| Roger M. Shakes Up The Maya World
By George McConnell Jul 16, 2007
Roger M., which stands for Magaña in case you didn’t know, says he has over 300 recipes in his database for his new restaurant, Popul Vuh. This is probably not an exaggeration because he serves Yucatecan cuisine. That’s from the Yucatán peninsula in Mexico, in case you didn’t know, and if you know your history, you know it dates back to the Mayas — or at least 300 AD — so they’ve been cooking there a long time. Popul Vuh is a book called the bible of the Mayas, and it contains many of their ancient legends, says Roger.
Carlos Luis Valenzuela, Delmy Chable, Virginia Sanchez,
and Gabriela Perez work in Popol Vuh's kitchen.
Photo: Jennifer Pickens
Popul Vuh opened on February 10. It’s two blocks from the ever-bustling intersection of 16th and Mission, and adjacent to San Francisco Jeep and Chrysler. This makes it very convenient if you want to celebrate your purchase of a new car or maybe just take a break from haggling with the dealer with a tasty dish of Ensalada de Deshebrada, Escabeche de Pavo or Cochinita Pibil, or maybe a couple of Panuchos, which are some of the selections at Roger’s place.
The space was formerly occupied by a taqueria. But Roger, who was a painter at one time, used the color coordinating skills he picked up on that job and “detacqueriaed” it with fire red and olive yellow walls and antique mirrors. The combination gives it a sultry and mysterious air and produces an optical illusion.
It’s like being in two rooms at the same time, he says.
Popul Vuh is Roger’s first restaurant, but he’s no novice to the restaurant world. He knows a thing or two or three about the industry. He – along with his staff of eight - brings a noticeable professional touch to his new venture. Prior to opening Popul Vuh, he worked in management for a large hotel chain until he decided it was, well, you know, time for his own place. As part of his training at the hotel, he attended the California Culinary Academy, so he knows food, he says.
The food served at Popul Vuh might be similar to standard Mexican fare, but because it’s Yucatecan cuisine, it has its own distinct variations.
“It’s infused with a European touch, it’s a blend of French and Spanish and indigenous Maya,” said Roger, who knows a thing or two about Maya culture, too.

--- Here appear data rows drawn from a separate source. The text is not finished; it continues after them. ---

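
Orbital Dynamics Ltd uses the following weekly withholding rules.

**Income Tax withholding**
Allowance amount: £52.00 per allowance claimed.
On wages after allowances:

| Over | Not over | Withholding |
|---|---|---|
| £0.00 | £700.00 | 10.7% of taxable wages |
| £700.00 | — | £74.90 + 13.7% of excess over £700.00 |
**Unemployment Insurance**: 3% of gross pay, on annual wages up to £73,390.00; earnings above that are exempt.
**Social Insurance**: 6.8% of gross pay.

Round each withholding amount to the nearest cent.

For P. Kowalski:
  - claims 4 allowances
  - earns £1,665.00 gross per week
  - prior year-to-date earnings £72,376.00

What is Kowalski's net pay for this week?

£1,342.75

Income Tax: taxable = £1,665.00 − 4×£52.00 = £1,457.00
  £74.90 + 13.7% × (£1,457.00 − £700.00) = £74.90 + 13.7% × £757.00 = £178.61
Unemployment Insurance: cap £73,390.00 − YTD £72,376.00 = £1,014.00 subject; 3% × £1,014.00 = £30.42
Social Insurance: 6.8% × £1,665.00 = £113.22
Total withheld: £178.61 + £30.42 + £113.22 = £322.25
Net pay: £1,665.00 − £322.25 = £1,342.75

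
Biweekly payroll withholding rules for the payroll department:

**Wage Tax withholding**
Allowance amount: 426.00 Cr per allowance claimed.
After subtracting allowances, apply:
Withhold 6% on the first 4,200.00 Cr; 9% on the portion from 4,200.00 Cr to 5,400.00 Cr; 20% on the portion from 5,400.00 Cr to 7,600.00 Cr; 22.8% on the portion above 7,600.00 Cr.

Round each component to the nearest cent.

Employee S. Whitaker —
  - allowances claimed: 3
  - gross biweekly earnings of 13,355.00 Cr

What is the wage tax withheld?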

He grew up, after all, in Oxkutzcab, a city in Yucatán, which, if you recall, is where the Mayas used to stomp way back when they were stomping.
“It was a small town when I lived there, but it’s grown quite a bit since I left. It’s called the “Orange City” because of all the orange trees there,” Roger said.
“Merida, the capital, is about an hour away and it’s not far from the Maya ruins at Chichén Itzá,” he said.
Some of the recipes in Roger’s database come from his dear, sweet grandma, who used to be sort of like the town chef, he says.
“She used to cook for family parties and a little bit of her is in here, its grandma’s cooking,” he said.
His menu changes every day — he’s got over 300 recipes, remember? — but there’s no need to worry.
“We cook to order,” he said.
In addition, Roger says the tortillas at Polul Vuh are made fresh each day, too.
“We make about 1500 tortillas every day. Each tortilla takes about 2.5 minutes,” he said.
On the other side of the Yucatán peninsula, just down the road from Roger’s hometown, is that muy grande resort, Cancún. That fact really has nothing to do with this story, but if you’re ever there, you can, if you’re so inclined, toast the Mayas and maybe even Roger with a tall glass of balché, which is an old Maya drink made with — can you believe this: tree bark — while you’re living la vida loca and doing whatever, whatever, whatever down in old — and relentlessly sunny — Yucatán.
Roger bills Popul Vuh as offering Mexico’s Southeast Cuisine with a new face.
“We do not use lard, we do not use cheese, and we do not use butter and everything is cooked in its own juices, and we get our spices direct from Yucatán,” he said.
“It’s Maya flavor California style — ancient cuisine with a modern touch,” said Roger.